The last time no deal was possible, the commission said the UK would have to apply to a licence scheme that currently only cover 5 percent of the volume of hauliers traffic.
There is a small risk of a total ban on all meat exports to the EU, if Brussels does not put the UK on its list of countries with high enough food standards.
The commission insists listing will take place as soon as it gets details of the UK’s future food safety regime.
UK Services trade with the EU was worth £89bn last year, all of which is heavily reliant on the ability to transfer data across borders. The UK has already put the EU’s General Data Protection Regulation (GDPR) onto its statute book.
For now the EU is refusing to say it will reciprocate the UK’s stated intention of allowing data to flow freely from the EU, but industry experts note that when the US-EU data Safe Harbour data deal collapsed the EU allowed a period of non-enforcement of its rules.

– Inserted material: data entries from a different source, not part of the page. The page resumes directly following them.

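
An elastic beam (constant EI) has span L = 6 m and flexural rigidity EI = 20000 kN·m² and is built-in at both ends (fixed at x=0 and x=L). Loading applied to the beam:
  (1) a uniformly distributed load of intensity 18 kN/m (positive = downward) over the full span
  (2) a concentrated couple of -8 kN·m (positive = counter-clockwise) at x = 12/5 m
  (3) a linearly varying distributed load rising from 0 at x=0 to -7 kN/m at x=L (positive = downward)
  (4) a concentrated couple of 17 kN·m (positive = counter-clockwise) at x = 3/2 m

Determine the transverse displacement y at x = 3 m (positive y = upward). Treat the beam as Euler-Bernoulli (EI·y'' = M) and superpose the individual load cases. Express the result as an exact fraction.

y(3) = -8451/4000000 m

Load 1 — uniform load w=18 kN/m over full span:
  y_1 = -wx²(L-x)²/(24EI) = -18·3²·(6-3)²/(24·20000) = -243/80000 m
Load 2 — applied couple M₀=-8 kN·m at a=12/5 m (b=L-a=18/5):
  y_2 = (R_Ax³/6 - M_Ax²/2 - M₀(x-a)²/2)/EI  [x>a] with R_A=-48/25, M_A=-24/25 = ((-48/25)·3³/6 - (-24/25)·3²/2 - (-8)·(3-(12/5))²/2)/20000 = -9/62500 m
Load 3 — triangular load w₀=-7 kN/m (0→w₀ over full span):
  y_3 = -w₀x²(L-x)²(x+2L)/(120LEI) = -(-7)·3²·(6-3)²·(3+2·6)/(120·6·20000) = 189/320000 m
Load 4 — applied couple M₀=17 kN·m at a=3/2 m (b=L-a=9/2):
  y_4 = (R_Ax³/6 - M_Ax²/2 - M₀(x-a)²/2)/EI  [x>a] with R_A=51/16, M_A=-51/16 = ((51/16)·3³/6 - (-51/16)·3²/2 - 17·(3-(3/2))²/2)/20000 = 153/320000 m
Superposition: y = Σ y_i = -8451/4000000 m ≈ -0.002113 m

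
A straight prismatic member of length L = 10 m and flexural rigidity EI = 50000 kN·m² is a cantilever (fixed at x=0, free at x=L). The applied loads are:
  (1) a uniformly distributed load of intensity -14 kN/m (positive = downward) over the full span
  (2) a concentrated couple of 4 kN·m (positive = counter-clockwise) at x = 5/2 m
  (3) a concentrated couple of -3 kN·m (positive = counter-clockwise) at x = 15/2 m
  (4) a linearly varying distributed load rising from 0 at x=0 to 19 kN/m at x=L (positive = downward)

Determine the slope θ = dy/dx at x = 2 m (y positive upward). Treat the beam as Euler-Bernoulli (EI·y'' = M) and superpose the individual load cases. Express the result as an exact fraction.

θ(2) = 941/750000 rad

Load 1 — uniform load w=-14 kN/m over full span:
  θ_1 = -wx(x²-3Lx+3L²)/(6EI) = -(-14)·2·(2²-3·10·2+3·10²)/(6·50000) = 427/18750 rad
Load 2 — applied couple M₀=4 kN·m at a=5/2 m (b=L-a=15/2):
  θ_2 = M₀x/EI  [x≤a] = 4·2/50000 = 1/6250 rad
Load 3 — applied couple M₀=-3 kN·m at a=15/2 m (b=L-a=5/2):
  θ_3 = M₀x/EI  [x≤a] = (-3)·2/50000 = -3/25000 rad
Load 4 — triangular load w₀=19 kN/m (0→w₀ over full span):
  θ_4 = (w₀Lx²/4-w₀L²x/3-w₀x⁴/(24L))/EI = (19·10·2²/4-19·10²·2/3-19·2⁴/(24·10))/50000 = -16169/750000 rad
Superposition: θ = Σ θ_i = 941/750000 rad ≈ 0.001255 rad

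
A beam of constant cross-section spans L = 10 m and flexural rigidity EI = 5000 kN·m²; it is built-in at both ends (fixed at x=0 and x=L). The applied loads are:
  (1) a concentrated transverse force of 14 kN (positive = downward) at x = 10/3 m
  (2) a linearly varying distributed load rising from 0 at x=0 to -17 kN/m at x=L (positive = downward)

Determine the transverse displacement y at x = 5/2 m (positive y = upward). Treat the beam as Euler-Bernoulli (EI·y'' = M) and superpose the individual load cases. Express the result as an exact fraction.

y(5/2) = 4927/331776 m

Load 1 — point force P=14 kN at a=10/3 m (b=L-a=20/3):
  y_1 = -Pb²x²(3aL-(3a+b)x)/(6L³EI)  [x≤a] = -14·(20/3)²·(5/2)²·(3·(10/3)·10-(3·(10/3)+(20/3))·(5/2))/(6·10³·5000) = -49/6480 m
Load 2 — triangular load w₀=-17 kN/m (0→w₀ over full span):
  y_2 = -w₀x²(L-x)²(x+2L)/(120LEI) = -(-17)·(5/2)²·(10-(5/2))²·((5/2)+2·10)/(120·10·5000) = 459/20480 m
Superposition: y = Σ y_i = 4927/331776 m ≈ 0.014850 m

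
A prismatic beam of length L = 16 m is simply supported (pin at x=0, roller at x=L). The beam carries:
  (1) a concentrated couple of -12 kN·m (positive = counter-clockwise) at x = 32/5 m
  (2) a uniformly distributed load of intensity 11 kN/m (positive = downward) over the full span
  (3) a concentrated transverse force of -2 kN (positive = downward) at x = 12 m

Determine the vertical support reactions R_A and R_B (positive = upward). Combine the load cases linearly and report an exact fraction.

Load 1 — applied couple M₀=-12 kN·m at a=32/5 m (b=L-a=48/5):
  R_A = M₀/L = (-12)/16 = -3/4 kN
  R_B = -M₀/L = -(-12)/16 = 3/4 kN
Load 2 — uniform load w=11 kN/m over full span:
  R_A = wL/2 = 11·16/2 = 88 kN
  R_B = wL/2 = 11·16/2 = 88 kN
Load 3 — point force P=-2 kN at a=12 m (b=L-a=4):
  R_A = Pb/L = (-2)·4/16 = -1/2 kN
  R_B = Pa/L = (-2)·12/16 = -3/2 kN
Superposition: R_A = 347/4 kN, R_B = 349/4 kN

R_A = 347/4 kN, R_B = 349/4 kN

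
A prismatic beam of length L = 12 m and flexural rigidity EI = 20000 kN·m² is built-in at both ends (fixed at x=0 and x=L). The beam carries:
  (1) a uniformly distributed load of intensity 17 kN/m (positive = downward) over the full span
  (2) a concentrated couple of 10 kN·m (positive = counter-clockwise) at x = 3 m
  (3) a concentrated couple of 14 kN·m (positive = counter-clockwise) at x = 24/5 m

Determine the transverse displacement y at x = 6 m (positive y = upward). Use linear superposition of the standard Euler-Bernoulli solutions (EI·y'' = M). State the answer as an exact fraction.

Load 1 — uniform load w=17 kN/m over full span:
  y_1 = -wx²(L-x)²/(24EI) = -17·6²·(12-6)²/(24·20000) = -459/10000 m
Load 2 — applied couple M₀=10 kN·m at a=3 m (b=L-a=9):
  y_2 = (R_Ax³/6 - M_Ax²/2 - M₀(x-a)²/2)/EI  [x>a] with R_A=15/16, M_A=-15/8 = ((15/16)·6³/6 - (-15/8)·6²/2 - 10·(6-3)²/2)/20000 = 9/8000 m
Load 3 — applied couple M₀=14 kN·m at a=24/5 m (b=L-a=36/5):
  y_3 = (R_Ax³/6 - M_Ax²/2 - M₀(x-a)²/2)/EI  [x>a] with R_A=42/25, M_A=42/25 = ((42/25)·6³/6 - (42/25)·6²/2 - 14·(6-(24/5))²/2)/20000 = 63/62500 m
Superposition: y = Σ y_i = -43767/1000000 m ≈ -0.043767 m

y(6) = -43767/1000000 m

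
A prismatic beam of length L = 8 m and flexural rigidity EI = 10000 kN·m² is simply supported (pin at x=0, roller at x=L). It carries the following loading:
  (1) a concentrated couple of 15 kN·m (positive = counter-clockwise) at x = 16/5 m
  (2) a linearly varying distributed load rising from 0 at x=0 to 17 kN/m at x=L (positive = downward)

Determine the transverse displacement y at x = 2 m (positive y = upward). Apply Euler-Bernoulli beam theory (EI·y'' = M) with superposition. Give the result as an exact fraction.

Load 1 — applied couple M₀=15 kN·m at a=16/5 m (b=L-a=24/5):
  y_1 = (M₀x³/(6L)+C₁x)/EI  [x≤a] with C₁=M₀(3b²-L²)/(6L)=8/5 = (15·2³/(6·8)+(8/5)·2)/10000 = 57/100000 m
Load 2 — triangular load w₀=17 kN/m (0→w₀ over full span):
  y_2 = -w₀x(7L⁴-10L²x²+3x⁴)/(360LEI) = -17·2·(7·8⁴-10·8²·2²+3·2⁴)/(360·8·10000) = -1853/60000 m
Superposition: y = Σ y_i = -4547/150000 m ≈ -0.030313 m

y(2) = -4547/150000 m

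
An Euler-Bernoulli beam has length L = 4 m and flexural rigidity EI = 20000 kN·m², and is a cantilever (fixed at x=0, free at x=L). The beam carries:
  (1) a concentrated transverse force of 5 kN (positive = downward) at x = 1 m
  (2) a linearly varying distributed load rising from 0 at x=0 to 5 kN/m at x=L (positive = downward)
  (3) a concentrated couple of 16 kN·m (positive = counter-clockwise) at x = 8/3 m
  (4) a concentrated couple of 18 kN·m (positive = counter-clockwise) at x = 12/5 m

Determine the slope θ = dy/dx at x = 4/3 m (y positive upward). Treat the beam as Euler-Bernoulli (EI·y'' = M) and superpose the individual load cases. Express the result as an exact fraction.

Load 1 — point force P=5 kN at a=1 m (b=L-a=3):
  θ_1 = -Pa²/(2EI)  [x>a] = -5·1²/(2·20000) = -1/8000 rad
Load 2 — triangular load w₀=5 kN/m (0→w₀ over full span):
  θ_2 = (w₀Lx²/4-w₀L²x/3-w₀x⁴/(24L))/EI = (5·4·(4/3)²/4-5·4²·(4/3)/3-5·(4/3)⁴/(24·4))/20000 = -163/121500 rad
Load 3 — applied couple M₀=16 kN·m at a=8/3 m (b=L-a=4/3):
  θ_3 = M₀x/EI  [x≤a] = 16·(4/3)/20000 = 2/1875 rad
Load 4 — applied couple M₀=18 kN·m at a=12/5 m (b=L-a=8/5):
  θ_4 = M₀x/EI  [x≤a] = 18·(4/3)/20000 = 3/2500 rad
Superposition: θ = Σ θ_i = 7777/9720000 rad ≈ 0.000800 rad

θ(4/3) = 7777/9720000 rad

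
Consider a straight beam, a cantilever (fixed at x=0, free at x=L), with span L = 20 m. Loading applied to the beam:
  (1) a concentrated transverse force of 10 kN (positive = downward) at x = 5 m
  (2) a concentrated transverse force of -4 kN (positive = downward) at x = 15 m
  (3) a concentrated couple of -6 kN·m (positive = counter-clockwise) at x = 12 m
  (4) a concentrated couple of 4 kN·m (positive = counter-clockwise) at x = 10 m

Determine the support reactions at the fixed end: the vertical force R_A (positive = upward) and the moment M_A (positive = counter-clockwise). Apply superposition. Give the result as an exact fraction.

Load 1 — point force P=10 kN at a=5 m (b=L-a=15):
  R_A = P = 10 kN
  M_A = Pa = 10·5 = 50 kN·m
Load 2 — point force P=-4 kN at a=15 m (b=L-a=5):
  R_A = P = (-4) = -4 kN
  M_A = Pa = (-4)·15 = -60 kN·m
Load 3 — applied couple M₀=-6 kN·m at a=12 m (b=L-a=8):
  R_A = 0 kN
  M_A = -M₀ = -(-6) = 6 kN·m
Load 4 — applied couple M₀=4 kN·m at a=10 m (b=L-a=10):
  R_A = 0 kN
  M_A = -M₀ = -4 kN·m
Superposition: R_A = 6 kN, M_A = -8 kN·m

R_A = 6 kN, M_A = -8 kN·m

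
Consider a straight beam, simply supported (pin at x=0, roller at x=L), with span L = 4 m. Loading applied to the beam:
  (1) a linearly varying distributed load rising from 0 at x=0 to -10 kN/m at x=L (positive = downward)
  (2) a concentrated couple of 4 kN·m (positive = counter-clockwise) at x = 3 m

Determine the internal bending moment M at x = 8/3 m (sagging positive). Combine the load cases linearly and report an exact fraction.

M(8/3) = -584/81 kN·m

Load 1 — triangular load w₀=-10 kN/m (0→w₀ over full span):
  M_1 = w₀Lx/6 - w₀x³/(6L) = (-10)·4·(8/3)/6 - (-10)·(8/3)³/(6·4) = -800/81 kN·m
Load 2 — applied couple M₀=4 kN·m at a=3 m (b=L-a=1):
  M_2 = M₀x/L  [x≤a] = 4·(8/3)/4 = 8/3 kN·m
Superposition: M = Σ M_i = -584/81 kN·m ≈ -7.209877 kN·m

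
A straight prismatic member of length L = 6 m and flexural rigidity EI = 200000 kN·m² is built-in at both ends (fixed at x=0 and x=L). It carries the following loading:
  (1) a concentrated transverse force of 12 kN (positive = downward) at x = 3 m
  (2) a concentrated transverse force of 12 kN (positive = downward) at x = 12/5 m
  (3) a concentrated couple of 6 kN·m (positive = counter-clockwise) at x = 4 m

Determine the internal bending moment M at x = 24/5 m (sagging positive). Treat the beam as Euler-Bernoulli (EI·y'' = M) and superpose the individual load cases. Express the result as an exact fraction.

Load 1 — point force P=12 kN at a=3 m (b=L-a=3):
  M_1 = Pa²(a+3b)(L-x)/L³ - Pa²b/L²  [x>a] = 12·3²·(3+3·3)·(6-(24/5))/6³ - 12·3²·3/6² = -9/5 kN·m
Load 2 — point force P=12 kN at a=12/5 m (b=L-a=18/5):
  M_2 = Pa²(a+3b)(L-x)/L³ - Pa²b/L²  [x>a] = 12·(12/5)²·((12/5)+3·(18/5))·(6-(24/5))/6³ - 12·(12/5)²·(18/5)/6² = -1152/625 kN·m
Load 3 — applied couple M₀=6 kN·m at a=4 m (b=L-a=2):
  M_3 = R_Ax - M_A - M₀  [x>a] with R_A=4/3, M_A=2 = (4/3)·(24/5) - 2 - 6 = -8/5 kN·m
Superposition: M = Σ M_i = -3277/625 kN·m ≈ -5.243200 kN·m

M(24/5) = -3277/625 kN·m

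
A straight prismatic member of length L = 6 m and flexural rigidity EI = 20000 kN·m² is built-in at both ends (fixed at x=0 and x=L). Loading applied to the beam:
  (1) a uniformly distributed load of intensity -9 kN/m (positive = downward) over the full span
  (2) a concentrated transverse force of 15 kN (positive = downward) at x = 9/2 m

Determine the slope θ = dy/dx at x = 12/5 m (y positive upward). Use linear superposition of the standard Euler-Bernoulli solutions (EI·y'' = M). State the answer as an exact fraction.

θ(12/5) = 4401/20000000 rad

Load 1 — uniform load w=-9 kN/m over full span:
  θ_1 = -wx(L-x)(L-2x)/(12EI) = -(-9)·(12/5)·(6-(12/5))·(6-2·(12/5))/(12·20000) = 243/625000 rad
Load 2 — point force P=15 kN at a=9/2 m (b=L-a=3/2):
  θ_2 = -Pb²x(2aL-(3a+b)x)/(2L³EI)  [x≤a] = -15·(3/2)²·(12/5)·(2·(9/2)·6-(3·(9/2)+(3/2))·(12/5))/(2·6³·20000) = -27/160000 rad
Superposition: θ = Σ θ_i = 4401/20000000 rad ≈ 0.000220 rad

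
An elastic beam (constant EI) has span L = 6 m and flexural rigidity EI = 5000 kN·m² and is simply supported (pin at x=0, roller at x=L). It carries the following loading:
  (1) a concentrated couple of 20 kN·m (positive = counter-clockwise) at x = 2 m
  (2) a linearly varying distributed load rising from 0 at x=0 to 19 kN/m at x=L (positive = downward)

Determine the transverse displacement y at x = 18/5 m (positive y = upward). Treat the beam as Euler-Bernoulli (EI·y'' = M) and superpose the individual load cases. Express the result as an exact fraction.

Load 1 — applied couple M₀=20 kN·m at a=2 m (b=L-a=4):
  y_1 = (M₀x³/(6L)-M₀(x-a)²/2+C₁x)/EI  [x>a] with C₁=M₀(3b²-L²)/(6L)=20/3 = (20·(18/5)³/(6·6)-20·((18/5)-2)²/2+(20/3)·(18/5))/5000 = 76/15625 m
Load 2 — triangular load w₀=19 kN/m (0→w₀ over full span):
  y_2 = -w₀x(7L⁴-10L²x²+3x⁴)/(360LEI) = -19·(18/5)·(7·6⁴-10·6²·(18/5)²+3·(18/5)⁴)/(360·6·5000) = -303696/9765625 m
Superposition: y = Σ y_i = -256196/9765625 m ≈ -0.026234 m

y(18/5) = -256196/9765625 m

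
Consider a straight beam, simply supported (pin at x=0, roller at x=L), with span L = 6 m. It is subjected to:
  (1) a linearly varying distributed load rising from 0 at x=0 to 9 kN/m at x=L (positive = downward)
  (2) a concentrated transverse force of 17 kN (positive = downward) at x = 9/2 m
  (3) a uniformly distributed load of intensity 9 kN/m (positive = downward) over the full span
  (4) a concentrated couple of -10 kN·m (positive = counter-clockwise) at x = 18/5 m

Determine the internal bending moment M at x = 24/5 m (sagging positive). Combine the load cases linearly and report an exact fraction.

Load 1 — triangular load w₀=9 kN/m (0→w₀ over full span):
  M_1 = w₀Lx/6 - w₀x³/(6L) = 9·6·(24/5)/6 - 9·(24/5)³/(6·6) = 1944/125 kN·m
Load 2 — point force P=17 kN at a=9/2 m (b=L-a=3/2):
  M_2 = Pa(L-x)/L  [x>a] = 17·(9/2)·(6-(24/5))/6 = 153/10 kN·m
Load 3 — uniform load w=9 kN/m over full span:
  M_3 = wx(L-x)/2 = 9·(24/5)·(6-(24/5))/2 = 648/25 kN·m
Load 4 — applied couple M₀=-10 kN·m at a=18/5 m (b=L-a=12/5):
  M_4 = M₀x/L - M₀  [x>a] = (-10)·(24/5)/6 - (-10) = 2 kN·m
Superposition: M = Σ M_i = 14693/250 kN·m ≈ 58.772000 kN·m

M(24/5) = 14693/250 kN·m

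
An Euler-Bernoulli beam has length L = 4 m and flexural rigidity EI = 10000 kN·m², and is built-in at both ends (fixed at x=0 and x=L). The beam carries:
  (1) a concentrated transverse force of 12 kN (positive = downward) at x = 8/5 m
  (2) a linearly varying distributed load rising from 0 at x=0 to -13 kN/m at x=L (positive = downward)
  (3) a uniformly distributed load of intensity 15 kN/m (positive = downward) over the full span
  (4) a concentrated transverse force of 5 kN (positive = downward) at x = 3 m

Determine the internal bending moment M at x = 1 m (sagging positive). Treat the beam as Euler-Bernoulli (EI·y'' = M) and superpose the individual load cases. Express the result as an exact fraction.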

Giles Derrington of Tech UK said even if a ‘data drawbridge’ did go up, other legal avenues such as ‘standard contract clauses’ are also available. These are not a fail-safe, but already cover some 80 percent of personal data transfers.
If a point is reached when no deal becomes inevitable, then the interests of both sides would become equally aligned in avoiding a catastrophic outcome.
Even with temporary measures in place, the fundamental question of what future relationship Britain and the EU want will remain.
No deal is not sustainable for the long term and eventually the two sides will need to return to the negotiating table.